Selecting an ace or a king are mutually exclusive events, thus, they cannot occur at the same time. Therefore, P(Ace or King) = P(Ace) + P(King) = 4/52 + 4/52 = 8/52. This means that the probability of selecting an ace or a king is 8/52.
To determine the probability of selecting an ace or a king, we first need to calculate the total number of outcomes and the number of favorable outcomes.
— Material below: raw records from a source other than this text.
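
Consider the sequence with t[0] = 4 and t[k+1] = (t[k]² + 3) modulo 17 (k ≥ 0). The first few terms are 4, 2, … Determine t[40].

Listing terms: t[0] = 4; t[1] = 2; t[2] = 7; t[3] = 1; t[4] = 4.
Since t[4] = t[0] = 4, the sequence is periodic with period 4.
So t[40] = t[0 + ((40-0) mod 4)] = t[0] = 4.

4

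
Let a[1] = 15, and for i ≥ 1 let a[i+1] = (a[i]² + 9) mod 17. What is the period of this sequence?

a[1] = 15; a[2] = 13; a[3] = 8; a[4] = 5; a[5] = 0; a[6] = 9; a[7] = 5.
Since a[7] = a[4] = 5, the sequence is eventually periodic: after a pre-period of length 3 it cycles with period 3.

3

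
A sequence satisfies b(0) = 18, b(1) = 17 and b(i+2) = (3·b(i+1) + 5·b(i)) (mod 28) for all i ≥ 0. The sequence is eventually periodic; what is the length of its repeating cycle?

We have b(0) = 18; b(1) = 17; b(2) = 1; b(3) = 4; b(4) = 17; b(5) = 15; b(6) = 18; b(7) = 17.
Since (b(6), b(7)) = (b(0), b(1)) = (18, 17) (two consecutive terms determine the rest), the sequence is periodic with period 6.

6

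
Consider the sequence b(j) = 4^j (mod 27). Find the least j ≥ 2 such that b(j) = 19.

Computing terms: b(1) = 4, b(2) = 16, b(3) = 10, b(4) = 13, b(5) = 25, b(6) = 19, b(7) = 22, b(8) = 7, b(9) = 1, b(10) = 4.
Since b(10) = b(1) = 4, the sequence is periodic with period 9.
The value 19 first appears (with j ≥ 2) at b(6).

6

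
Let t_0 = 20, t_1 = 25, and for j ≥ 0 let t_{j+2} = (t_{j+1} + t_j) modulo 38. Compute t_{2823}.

Computing terms: t_0 = 20,  t_1 = 25,  t_2 = 7,  t_3 = 32,  t_4 = 1,  t_5 = 33,  t_6 = 34,  t_7 = 29,  t_8 = 25,  t_9 = 16,  t_{10} = 3,  t_{11} = 19,  t_{12} = 22,  t_{13} = 3,  t_{14} = 25,  t_{15} = 28,  t_{16} = 15,  t_{17} = 5,  t_{18} = 20,  t_{19} = 25.
Since (t_{18}, t_{19}) = (t_0, t_1) = (20, 25) (two consecutive terms determine the rest), the sequence is periodic with period 18.
So t_{2823} = t_{0 + ((2823-0) mod 18)} = t_{15} = 28.

28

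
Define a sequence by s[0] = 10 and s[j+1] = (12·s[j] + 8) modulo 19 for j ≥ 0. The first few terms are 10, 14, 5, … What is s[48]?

10

We have s[0] = 10; s[1] = 14; s[2] = 5; s[3] = 11; s[4] = 7; s[5] = 16; s[6] = 10.
Since s[6] = s[0] = 10, the sequence is periodic with period 6.
(48 - 0) mod 6 = 0, so s[48] = s[0] = 10.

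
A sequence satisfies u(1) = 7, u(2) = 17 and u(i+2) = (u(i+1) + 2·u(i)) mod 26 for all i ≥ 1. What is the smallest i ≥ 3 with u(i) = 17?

u(1) = 7, u(2) = 17, u(3) = 5, u(4) = 13, u(5) = 23, u(6) = 23, u(7) = 17, u(8) = 11, u(9) = 19, u(10) = 15, u(11) = 1, u(12) = 5, u(13) = 7, u(14) = 17.
The sequence repeats with period 12.
The value 17 first appears (with i ≥ 3) at u(7).

7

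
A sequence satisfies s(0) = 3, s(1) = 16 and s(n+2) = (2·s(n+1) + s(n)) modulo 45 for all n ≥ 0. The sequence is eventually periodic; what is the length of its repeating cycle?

s(0) = 3,  s(1) = 16,  s(2) = 35,  s(3) = 41,  s(4) = 27,  s(5) = 5,  s(6) = 37,  s(7) = 34,  s(8) = 15,  s(9) = 19,  s(10) = 8,  s(11) = 35,  s(12) = 33,  s(13) = 11,  s(14) = 10,  s(15) = 31,  s(16) = 27,  s(17) = 40,  s(18) = 17,  s(19) = 29,  s(20) = 30,  s(21) = 44,  s(22) = 28,  s(23) = 10,  s(24) = 3,  s(25) = 16.
Since (s(24), s(25)) = (s(0), s(1)) = (3, 16) (two consecutive terms determine the rest), the sequence is periodic with period 24.

24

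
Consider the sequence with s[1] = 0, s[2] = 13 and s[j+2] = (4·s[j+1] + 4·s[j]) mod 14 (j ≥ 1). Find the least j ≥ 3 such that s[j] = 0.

Listing terms: s[1] = 0, s[2] = 13, s[3] = 10, s[4] = 8, s[5] = 2, s[6] = 12, s[7] = 0, s[8] = 6, s[9] = 10, s[10] = 8.
Since (s[9], s[10]) = (s[3], s[4]) = (10, 8) (two consecutive terms determine the rest), the sequence is eventually periodic: after a pre-period of length 2 it cycles with period 6.
The value 0 first appears (with j ≥ 3) at s[7].

7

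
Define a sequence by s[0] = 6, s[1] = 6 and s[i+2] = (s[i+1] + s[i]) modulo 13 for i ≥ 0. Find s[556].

12

Computing terms: s[0] = 6; s[1] = 6; s[2] = 12; s[3] = 5; s[4] = 4; s[5] = 9; s[6] = 0; s[7] = 9; s[8] = 9; s[9] = 5; s[10] = 1; s[11] = 6; s[12] = 7; s[13] = 0; s[14] = 7; s[15] = 7; s[16] = 1; s[17] = 8; s[18] = 9; s[19] = 4; s[20] = 0; s[21] = 4; s[22] = 4; s[23] = 8; s[24] = 12; s[25] = 7; s[26] = 6; s[27] = 0; s[28] = 6; s[29] = 6.
The sequence repeats with period 28.
So s[556] = s[0 + ((556-0) mod 28)] = s[24] = 12.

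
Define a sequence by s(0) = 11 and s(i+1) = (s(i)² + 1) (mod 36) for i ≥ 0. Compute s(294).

29

Listing terms: s(0) = 11, s(1) = 14, s(2) = 17, s(3) = 2, s(4) = 5, s(5) = 26, s(6) = 29, s(7) = 14.
Since s(7) = s(1) = 14, the sequence is eventually periodic: after a pre-period of length 1 it cycles with period 6.
For i ≥ 1, s(i) depends only on (i - 1) mod 6. (294 - 1) mod 6 = 5, so s(294) = s(6) = 29.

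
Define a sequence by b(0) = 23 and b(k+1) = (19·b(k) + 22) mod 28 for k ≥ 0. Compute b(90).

23

Computing terms: b(0) = 23; b(1) = 11; b(2) = 7; b(3) = 15; b(4) = 27; b(5) = 3; b(6) = 23.
The sequence repeats with period 6.
So b(90) = b(0 + ((90-0) mod 6)) = b(0) = 23.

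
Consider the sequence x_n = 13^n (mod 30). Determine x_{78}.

Computing terms: x_1 = 13; x_2 = 19; x_3 = 7; x_4 = 1; x_5 = 13.
Since x_5 = x_1 = 13, the sequence is periodic with period 4.
(78 - 1) mod 4 = 1, so x_{78} = x_2 = 19.

19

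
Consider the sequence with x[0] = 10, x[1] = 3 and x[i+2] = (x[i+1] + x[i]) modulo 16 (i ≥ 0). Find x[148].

13

Computing terms: x[0] = 10; x[1] = 3; x[2] = 13; x[3] = 0; x[4] = 13; x[5] = 13; x[6] = 10; x[7] = 7; x[8] = 1; x[9] = 8; x[10] = 9; x[11] = 1; x[12] = 10; x[13] = 11; x[14] = 5; x[15] = 0; x[16] = 5; x[17] = 5; x[18] = 10; x[19] = 15; x[20] = 9; x[21] = 8; x[22] = 1; x[23] = 9; x[24] = 10; x[25] = 3.
Since (x[24], x[25]) = (x[0], x[1]) = (10, 3) (two consecutive terms determine the rest), the sequence is periodic with period 24.
(148 - 0) mod 24 = 4, so x[148] = x[4] = 13.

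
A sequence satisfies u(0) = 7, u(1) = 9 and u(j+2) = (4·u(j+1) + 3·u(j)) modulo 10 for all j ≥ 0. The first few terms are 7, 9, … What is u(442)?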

In a standard deck of playing cards, there are 52 cards in total. There are 4 aces and 4 kings, so there are a total of 4 + 4 = 8 favorable outcomes.
Since there are 52 cards in total, the probability of selecting an ace or a king can be calculated as:
Probability = (Number of Favorable Outcomes) / (Number of Total Outcomes)
= 8 / 52
To simplify the fraction, we can divide both the numerator and denominator by their greatest common divisor, which is 4.
Probability = (8 ÷ 4) / (52 ÷ 4)
= 2 / 13
Therefore, the probability of selecting an ace or a king from a standard deck of playing cards is 2/13.